Este almuerzo ha pasado por todas las instancias del Estado y por todos los recovecos de los actores en liza: dos informes; reuniones de junta directiva; auditorajes internos; Poder Ejecutivo; Asamblea Legislativa, con sus respectivas interpelaciones; informaciones sin fin, verdades y mentiras, quejumbres, peroratas y hasta la réplica, a contrario sensu , de la sentencia solemne del Chapulín Colorado: “Si ella renuncia, ¿quién podrá defendernos?”. Y la cosa sigue por cuanto la junta directiva del Banhvi aplazó para el próximo miércoles el estudio del segundo informe.
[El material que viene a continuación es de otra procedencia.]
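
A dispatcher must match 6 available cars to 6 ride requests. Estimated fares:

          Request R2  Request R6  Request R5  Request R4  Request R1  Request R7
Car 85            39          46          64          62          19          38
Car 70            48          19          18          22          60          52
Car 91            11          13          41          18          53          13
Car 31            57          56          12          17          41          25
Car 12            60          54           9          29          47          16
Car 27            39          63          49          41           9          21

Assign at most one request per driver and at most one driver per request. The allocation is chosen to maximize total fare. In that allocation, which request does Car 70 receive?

Car 70 receives Request R7.

This is the linear assignment problem.
Optimal: Car 85→Request R4 ($62), Car 70→Request R7 ($52), Car 91→Request R1 ($53), Car 31→Request R6 ($56), Car 12→Request R2 ($60), Car 27→Request R5 ($49) — total 62+52+53+56+60+49 = $332.
Row-greedy (each driver in turn takes its best remaining request) gives $274, worse by 58.
Next-best assignment: Car 85→Request R4, Car 70→Request R7, Car 91→Request R1, Car 31→Request R2, Car 12→Request R6, Car 27→Request R5 = $327.
No other one-to-one assignment exceeds $332.
Car 70's own top request is Request R1 ($60), but forcing Car 70→Request R1 and reassigning the rest optimally gives only $311 — worse by 21.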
Caigo en la tentación de esta segunda columna sobre la materia para excavar en la mejor lección de este convivio en el restaurante El Ceroti (como leyó un locutor): ¿qué no serían Costa Rica y el Estado costarricense si todo el empeño puesto en práctica en una factura de 667.000 colones hubiera inspirado y movido a gobernantes, diputados, políticos y todo lo demás en una lucha pertinaz contra el despilfarro de los recursos públicos, contra la corrupción, contra el clientelismo político y las malas yerbas que asfixian a una sociedad?

No me refiero a este Gobierno, sino a todos los otros y, en particular, a algunos personajes. Océanos de dinero de los contribuyentes se han evaporado por malos proyectos, por chambonería estatal o política, por ajustes y reajustes, por falta de planeamiento, de control y de sanción; por compadrazgo, por temor a ejercer la autoridad, por contaminación ideológica, por privilegios y fueros especiales, y por otras desventuras…
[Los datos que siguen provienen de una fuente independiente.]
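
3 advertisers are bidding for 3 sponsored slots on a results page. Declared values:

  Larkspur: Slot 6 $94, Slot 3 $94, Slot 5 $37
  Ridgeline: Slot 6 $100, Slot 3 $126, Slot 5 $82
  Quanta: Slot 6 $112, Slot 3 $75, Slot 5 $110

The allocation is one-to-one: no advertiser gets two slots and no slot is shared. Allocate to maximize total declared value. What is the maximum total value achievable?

Treat this as an assignment problem: match each advertiser to one slot.
Optimal: Larkspur→Slot 6 ($94), Ridgeline→Slot 3 ($126), Quanta→Slot 5 ($110) — total 94+126+110 = $330.
Column-greedy (each slot in turn goes to its best remaining advertiser) gives $275, worse by 55.
Swapping Ridgeline↔Quanta (Ridgeline→Slot 5 $82, Quanta→Slot 3 $75) loses 79.
Every other assignment is strictly worse.

Maximum total: $330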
El tico explota y arde en ira ante cuatro pecados en la función pública: aumento de salarios, consumo de licor, uso de vehículos oficiales y viajes al exterior; es decir, de todo aquello que está a la altura de sus recónditos anhelos y, quizá, de la envidia. Todo lo demás, sobre todo si sobrepasa los ocho ceros, le es, al parecer, indiferente. Aún más, a no pocos delincuentes de la cosa pública se les rinde pleitesía. Pasan a la galería de la gente inteligente, de los VIP, de los vivillos…

Llama la atención que, en este largo túnel que nos espera, todo el esfuerzo gira alrededor de la economía, a la que se le exige una elevada cuota de ética, como si fuese una persona, con olvido de que la moralidad comienza con la libertad, nuestro bien más preciado, “la clave del enigma humano”.